Plus précisément, l'examen des conditions de lancement des expérimentations les plus innovantes a fait apparaître deux obstacles de nature législative auxquels elles étaient susceptibles de se heurter :
1- l'exclusivité reconnue à France Télécom pour, d'une part, établir des réseaux filaires de télécommunications ouverts au public (article L.33-1 du code des P et T) et, d'autre part, fournir au public des prestations de téléphonie vocale entre points fixes (article 34-1 du code des P et T).
2- les obligations imposées à la diffusion et à la protection de services audiovisuels dont la rigueur aboutissait à freiner l'utilisation des techniques de diffusion numérique -qui permettent de proposer plusieurs programmes sur un même canal- et à paralyser l'offre de services audiovisuels à la demande.

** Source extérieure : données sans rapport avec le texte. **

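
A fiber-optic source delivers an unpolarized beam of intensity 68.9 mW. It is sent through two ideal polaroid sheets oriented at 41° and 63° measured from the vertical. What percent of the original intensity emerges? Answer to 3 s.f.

≈ 43.0%

Unpolarized light through the first polarizer → I₁ = 68.9 mW/2 = 34.45 mW, polarized at 41°.
I₂ = I₁ · cos²(22°) = 34.45 · 0.8597 = 29.62 mW.
That is 42.98% of the incident intensity.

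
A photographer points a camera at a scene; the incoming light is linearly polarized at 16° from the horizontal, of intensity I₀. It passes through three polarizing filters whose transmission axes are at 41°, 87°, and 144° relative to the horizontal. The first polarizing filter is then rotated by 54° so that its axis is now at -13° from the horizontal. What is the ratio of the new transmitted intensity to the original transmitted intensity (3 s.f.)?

I_new/I_old ≈ 0.0582

Before rotation:
I₁ = I₀ cos²(41° − 16°) = I₀ cos²(25°) = 0.8214 I₀.
I₂ = I₁ cos²(87° − 41°) = 0.8214 I₀ · cos²(46°) = 0.3964 I₀.
I₃ = I₂ cos²(144° − 87°) = 0.3964 I₀ · cos²(57°) = 0.1176 I₀.
After rotation:
I₁ = I₀ cos²(-13° − 16°) = I₀ cos²(29°) = 0.765 I₀.
Angle between axes 1 and 2: 80°. I₂ = 0.765 I₀ · cos²(80°) = 0.02307 I₀.
I₃ = I₂ cos²(144° − 87°) = 0.02307 I₀ · cos²(57°) = 0.006842 I₀.
Ratio = 0.006842 / 0.1176 = 0.05819.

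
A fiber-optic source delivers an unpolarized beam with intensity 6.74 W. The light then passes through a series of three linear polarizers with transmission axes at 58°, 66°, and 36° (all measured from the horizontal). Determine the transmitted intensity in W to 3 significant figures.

Unpolarized light through the first polarizer → I₁ = 6.74 W/2 = 3.37 W, polarized at 58°.
I₂ = I₁ · cos²(8°) = 3.37 · 0.9806 = 3.305 W.
I₃ = I₂ · cos²(30°) = 3.305 · 0.75 = 2.479 W.

I ≈ 2.48 W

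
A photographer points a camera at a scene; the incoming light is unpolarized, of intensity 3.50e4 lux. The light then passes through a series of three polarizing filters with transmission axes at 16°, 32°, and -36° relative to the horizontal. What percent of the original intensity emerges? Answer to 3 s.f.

≈ 6.48%

Unpolarized light through the first polarizer → I₁ = 3.50e4 lux/2 = 1.75e+04 lux, polarized at 16°.
I₂ = I₁ · cos²(16°) = 1.75e+04 · 0.924 = 1.617e+04 lux.
I₃ = I₂ · cos²(68°) = 1.617e+04 · 0.1403 = 2269 lux.
That is 6.483% of the incident intensity.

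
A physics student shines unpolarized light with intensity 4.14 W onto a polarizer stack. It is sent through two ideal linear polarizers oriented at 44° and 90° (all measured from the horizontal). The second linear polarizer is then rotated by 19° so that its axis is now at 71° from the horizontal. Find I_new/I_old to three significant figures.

I_new/I_old ≈ 1.65

Before rotation:
Unpolarized light through the first polarizer → I₁ = ½ I₀, now polarized at 44°.
I₂ = I₁ cos²(90° − 44°) = 0.5 I₀ · cos²(46°) = 0.2413 I₀.
After rotation:
Unpolarized light through the first polarizer → I₁ = ½ I₀, now polarized at 44°.
I₂ = I₁ cos²(71° − 44°) = 0.5 I₀ · cos²(27°) = 0.3969 I₀.
Ratio = 0.3969 / 0.2413 = 1.645.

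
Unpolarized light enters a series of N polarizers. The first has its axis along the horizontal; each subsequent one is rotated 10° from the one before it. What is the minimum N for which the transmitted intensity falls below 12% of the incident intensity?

N = 48

First polarizer halves the unpolarized light: factor 1/2.
Each further stage multiplies by cos²(10°) = 0.9698.
After N polarizers: T = 0.5·0.9698^(N−1). Require T < 0.12 ⇒ N−1 > ln(0.12/0.5)/ln(0.9698) = 46.61, so N−1 ≥ 47 and N = 48.
Check: N=48 gives T = 0.1186 < 0.12; N=47 gives T = 0.1223.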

En bref, dans notre législation, l'idée de réseau ouvert n'a pas cours.
Or, comme l'a fait valoir M. François Fillon. ministre délégué à la Poste, aux Télécommunications et à l'Espace, lors de son audition conjointe par votre Commission des Affaires économies et votre Commission des Affaires culturelles, le 7 février dernier, il est impératif de pouvoir lancer des expérimentations dérogeant aux règles en vigueur, avant même que ces règles ne soient changées globalement -ce qui d'ores et déjà prévu pour le 1er janvier 1998 dans le domaine des télécommunications, en raison des décisions prises dans le cadre de l'Union européenne- si on veut éviter que les opérateurs français ne prennent du retard sur leurs concurrents européens.

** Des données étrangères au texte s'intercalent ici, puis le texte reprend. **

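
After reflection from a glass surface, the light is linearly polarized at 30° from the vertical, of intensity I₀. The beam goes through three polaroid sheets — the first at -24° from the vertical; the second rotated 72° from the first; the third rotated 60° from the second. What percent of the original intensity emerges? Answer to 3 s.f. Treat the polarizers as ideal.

≈ 0.825%

I₁ = I₀ cos²(-24° − 30°) = I₀ cos²(54°) = 0.3455 I₀.
I₂ = I₁ cos²(72°) = 0.3455 · 0.09549 I₀ = 0.03299 I₀.
I₃ = I₂ cos²(60°) = 0.03299 · 0.25 I₀ = 0.008248 I₀.
That is 0.8248% of the incident intensity.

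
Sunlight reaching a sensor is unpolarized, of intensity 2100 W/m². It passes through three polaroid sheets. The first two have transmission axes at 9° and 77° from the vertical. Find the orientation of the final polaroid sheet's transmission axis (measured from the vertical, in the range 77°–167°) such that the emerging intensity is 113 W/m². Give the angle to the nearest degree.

Unpolarized light through the first polarizer → I₁ = ½ I₀, now polarized at 9°.
I₂ = I₁ cos²(77° − 9°) = 0.5 I₀ · cos²(68°) = 0.07017 I₀.
Target fraction: 113 / 2100 W/m² = 0.05381 of I₀.
Need I₃/I₀ = 0.05381, so cos²(θ − 77°) = 0.05381 / 0.07017 = 0.7669.
θ − 77° = arccos(√0.7669) = 28.9°, giving θ ≈ 77 + 28.9 = 105.9°.

θ ≈ 106°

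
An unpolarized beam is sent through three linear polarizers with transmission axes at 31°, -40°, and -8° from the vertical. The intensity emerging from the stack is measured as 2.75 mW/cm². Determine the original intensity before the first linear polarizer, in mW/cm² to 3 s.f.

I₀ ≈ 72.2 mW/cm²

Unpolarized light through the first polarizer → I₁ = ½ I₀, now polarized at 31°.
I₂ = I₁ cos²(-40° − 31°) = 0.5 I₀ · cos²(71°) = 0.053 I₀.
I₃ = I₂ cos²(-8° + 40°) = 0.053 I₀ · cos²(32°) = 0.03811 I₀.
So 2.75 mW/cm² = 0.03811 I₀, giving I₀ = 2.75/0.03811 = 72.15 mW/cm².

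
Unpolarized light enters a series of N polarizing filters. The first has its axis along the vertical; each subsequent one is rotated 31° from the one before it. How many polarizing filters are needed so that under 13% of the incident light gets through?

First polarizer halves the unpolarized light: factor 1/2.
Each further stage multiplies by cos²(31°) = 0.7347.
After N polarizers: T = 0.5·0.7347^(N−1). Require T < 0.13 ⇒ N−1 > ln(0.13/0.5)/ln(0.7347) = 4.37, so N−1 ≥ 5 and N = 6.
Check: N=6 gives T = 0.1071 < 0.13; N=5 gives T = 0.1457.

N = 6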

En outre, il est nécessaire que les pouvoirs publics puissent assez rapidement disposer d'éléments d'informations résultant d'expériences concrètes et non pas seulement d'analyses abstraites pour pouvoir prendre les meilleures décisions dans le domaine -oh combien stratégique- que constitue le développement des inforoutes.
Enfin, ainsi que le rappelle l'exposé des motifs du projet de loi, il s'agit de créer l'environnement permettant d'atteindre l'objectif fixé -à l'initiative du Sénat- par la loi n° 95-115 du 4 février 1995 d'orientation pour l'aménagement et le développement du territoire d'une couverture du territoire national par les autoroutes de l'information en 2015.
Telles sont, en définitive, les grandes sources d'inspiration du projet de loi.
I. LE TEXTE SOUMIS AU SÉNAT
A. LES ORIENTATIONS DU PROJET DE LOI INITIAL
Le texte adopté en Conseil des Ministres et examiné en premier lieu par l'Assemblée nationale comportait cinq articles et s'articulait en trois volets :
- un volet édictant les règles générales des régimes dérogatoires qu'il est proposé d'instituer (articles premier et cinq) ;
- un volet précisant le contenu du régime dérogatoire applicable en matière de télécommunications (article 2) ;
- un volet adaptant les règles en vigueur dans le domaine de la communication audiovisuelle (articles 3 et 4).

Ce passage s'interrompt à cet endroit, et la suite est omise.